The board made the change last week, two months after the coronavirus forced much of the country to quarantine at home and after 40 million Americans filed for unemployment benefits. The board did not immediately respond to a question about whether global economic uncertainty played a role in the decision, nor did it forecast how many more planner bankruptcies it anticipates this year and next.
The board convened the task force after a The Wall Street Journal investigation found the board’s website still displayed profiles of CFPs with FINRA disciplinary histories without that information.
In a long-running advertising campaign, launched in 2011 and on which it has spent tens of millions of dollars, the board says CFPs adhere to higher ethical standards than other financial advisors. The Journal investigation revealed that the board’s omissions potentially had exposed members of the public to advisors with track records of client harm.
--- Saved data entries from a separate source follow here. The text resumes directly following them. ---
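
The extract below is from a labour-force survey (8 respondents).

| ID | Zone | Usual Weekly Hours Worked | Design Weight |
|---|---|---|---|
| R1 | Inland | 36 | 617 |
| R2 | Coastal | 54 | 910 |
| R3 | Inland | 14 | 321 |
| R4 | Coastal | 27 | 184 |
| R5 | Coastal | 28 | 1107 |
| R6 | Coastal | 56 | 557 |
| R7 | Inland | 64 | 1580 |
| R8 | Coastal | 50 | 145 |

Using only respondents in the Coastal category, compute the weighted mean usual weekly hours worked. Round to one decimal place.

42.6

Coastal rows: R2, R4, R5, R6, R8
Weighted sum = 54×910 + 27×184 + 28×1107 + 56×557 + 50×145
  = 123546
Sum of weights = 2903
Weighted mean = 123546 / 2903 = 42.558043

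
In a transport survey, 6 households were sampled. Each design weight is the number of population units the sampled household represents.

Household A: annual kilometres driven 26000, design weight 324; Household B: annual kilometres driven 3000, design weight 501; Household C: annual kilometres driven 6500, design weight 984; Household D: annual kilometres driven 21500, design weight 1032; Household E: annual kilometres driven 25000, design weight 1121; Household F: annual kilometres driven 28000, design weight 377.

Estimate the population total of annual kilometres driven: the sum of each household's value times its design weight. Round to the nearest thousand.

Weighted total = 26000×324 + 3000×501 + 6500×984 + 21500×1032 + 25000×1121 + 28000×377
  = 77092000

77092000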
Earlier this year, the board removed fee disclosures from advisor profiles. The change eliminated the public’s ability to see whether a planner used a fee-only business model or instead charged commissions. The disclosure of fees has been a controversial topic and had embroiled the board in a multi-year lawsuit."
The new procedural rules are intended to “improve the process that governs those who are subject to CFP Board’s enforcement,” the board says in a statement. The CFP Board first released proposed procedural rules for public comment in November 2018, and a revised version was released for asecond public comment period in March of this year.
The new rules are “designed to be credible to the public,” Rydzewski says.
Changes are also intended to make regulations more understandable to CFPs, to consolidate previous rules and to expedite the process of reporting bankruptcies. They also provide that a CFP who is bound by a civil court decision also be bound by that decision with the board. And they require the board provide periodic status updates to those who file a complaint with the board against a CFP.
Within the next month, the board says it will have an update on how it is addressing the independent task force’s recommendations, the board’s CEO Kevin Keller said in an interview.
“These are really crazy times,” Keller said. “We have a survey out showing that more people are looking for a financial planner to help them through all the turmoil that they are experiencing. While the ethical obligations of a financial planner are always important, I would suggest that, in the middle of a pandemic, it’s paramount.”